Ajam Pangeh -Chicken in Coconut sauce

This is Ajam Pangeh: chicken in coconut sauce from Bantam, a province in West Java. The dish sounds delicious to me because of the coconut sauce, ginger, salam, lemon juice and is also topped with basil.
Beb also suggests adding blingbing wuluh through it. These are small sour fruits in the shape of a torpedo. I can’t get it here easily. So I go for some more lemon juice.
Bantam style chicken dish (Ajam Pangeh – Bantam) #280 translated from Beb Vuyk’s Groot Indonesisch kookboek, page 240.
Ingredients
- 1 kg chicken breast
- 1/6 block of santen
- 2 tablespoons oil
- water
Herbs
- 10 tablespoons chopped onions
- 3 chopped garlic cloves
- 2 teaspoons sambal ulek
- 8 puffed kemiries
- 1 teaspoon laos
- 1 teaspoon ginger powder
- 1 teaspoon of turmeric
- 2 salam leaves
- 1 teaspoon basil
- juice of 1 lemon
- salt
- Grind half of the onions with all the garlic, sambal, the roasted kemiries, galangal, ginger powder and turmeric.
- Stir in the other half of the chopped onions and fry everything in the oil until the onions are yellow.
- Cook the chicken in water and salt; cook the chicken pieces halfway through, remove the meat from the bone and cut into dices.
- Add to the 2 1/2 dl of the stock the santen and the herbs and add the chicken pieces when it boils.
- Cook the mixture until the chicken meat is cooked and the sauce has thickened.
- Stir in the lemon juice and a teaspoon of basil.
- In Indonesia, belimbing adds wulu. These fruits could be replaced by unripe gooseberries, about a handful. Or just leave it out and use a little more lemon juice.
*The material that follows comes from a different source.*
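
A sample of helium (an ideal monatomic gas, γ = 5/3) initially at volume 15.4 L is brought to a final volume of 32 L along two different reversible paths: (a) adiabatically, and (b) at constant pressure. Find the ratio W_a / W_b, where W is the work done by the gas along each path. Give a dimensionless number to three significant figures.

W_a / W_b ≈ 0.537

Path (a) adiabatic: W = P₁V₁(1 − (V₁/V₂)^(γ−1))/(γ−1) → W_a/(P₁V₁) = 0.5788.
Path (b) isobaric: W = P₁(V₂ − V₁) → W_b/(P₁V₁) = 1.078.
W_a / W_b = 0.5788 / 1.078 = 0.537.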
I don’t go for a kilo of chicken, but bought half a kilo of free-range chicken thighs. That’s why I divide all the ingredients in two.
I think the combination of galangal, ginger and turmeric is a wonderful combination. The whole dish is beautifully yellowed by the turmeric as well.

The kemiri nuts (candlenuts in English) ensure that the bumbu binds well and becomes a bit mushy. You can also buy kemiri nuts as a pasta. One teaspoon equals 2 nuts.
Santen (coconut cream) is available in the supermarket. If not, use thick coconut milk. I would use about 200 ml coconut milk for the amount of chicken in this recipe.
Sambal ulek is very easy to make yourself because it contains only peppers with some salt, but it is even easier to rub a fresh chili pepper through the bumbu mix. Or in my case: I use the immersion blender to make a paste.
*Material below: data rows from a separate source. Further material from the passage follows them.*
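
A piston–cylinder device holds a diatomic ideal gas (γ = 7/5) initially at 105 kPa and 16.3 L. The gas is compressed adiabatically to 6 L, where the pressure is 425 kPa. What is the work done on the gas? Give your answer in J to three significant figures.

Adiabatic: W = (P₁V₁ − P₂V₂)/(γ − 1) with γ = 7/5.
P₁V₁ = 1712 J, P₂V₂ = 2550 J.
W = (1712 − 2550) / 0.4 = -2096 J.
Work on gas = −W_by = 2096 J.

W ≈ 2100 J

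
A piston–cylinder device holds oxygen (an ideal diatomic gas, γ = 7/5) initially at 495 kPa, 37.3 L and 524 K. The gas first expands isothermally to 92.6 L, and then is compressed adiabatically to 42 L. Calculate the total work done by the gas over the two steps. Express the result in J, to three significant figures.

W_total ≈ -381 J

Step 1 (isothermal): W = P₁V₁ ln(V₂/V₁) = (18464) ln(92.6/37.3) = 16789 J.
After step 1: P = 199.4 kPa, V = 92.6 L, T = 524 K.
Step 2 (adiabatic): W = (P₁V₁ − P₂V₂)/(γ−1) = (18464 − 25331)/0.4 = -17170 J.
W_total = 16789 − 17170 = -380.9 J.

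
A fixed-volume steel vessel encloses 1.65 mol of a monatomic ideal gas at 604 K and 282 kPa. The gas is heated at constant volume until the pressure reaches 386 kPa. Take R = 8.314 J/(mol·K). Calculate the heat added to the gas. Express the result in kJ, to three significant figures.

Q ≈ 4.58 kJ

Constant volume ⇒ W = 0, so Q = ΔU = nCᵥΔT with Cᵥ = 3R/2 = 12.47 J/(mol·K).
At constant V, T₂/T₁ = P₂/P₁ ⇒ ΔT = T₁(P₂/P₁ − 1) = 604·(386/282 − 1) = 222.8 K.
ΔU = (1.65)(12.47)(222.8) = 4584 J.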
After a few seconds you have a beautifully smooth spice mix (bumbu). Perfect to stew the chicken in.

Meanwhile I place the chicken in hot water with some salt. I do not need to cook it all the way through. So after 15 minutes I take it out of the water to let it cool down so I can take the meat off.
Meanwhile I stir-fry the bumbu. When the onions are nice and yellow, I add some coarsely chopped onions.

Then I pour in 2,5 dl of stock (in which the chicken has simmered) and melt the piece of santen in it.
I take off the meat with my hands. I don’t cut it into cubes anymore because it is already fine enough. I let the chicken cook until it is cooked (at least another 10 minutes) with the lid of the pan. This way the delicious sauce thickens a bit.
I roughly chop fresh basil and stir it in. This time I have regular basil and no Thai (which is very different but also delicious in this recipe). I squeeze in some lemon and serve my chicken in coconut sauce!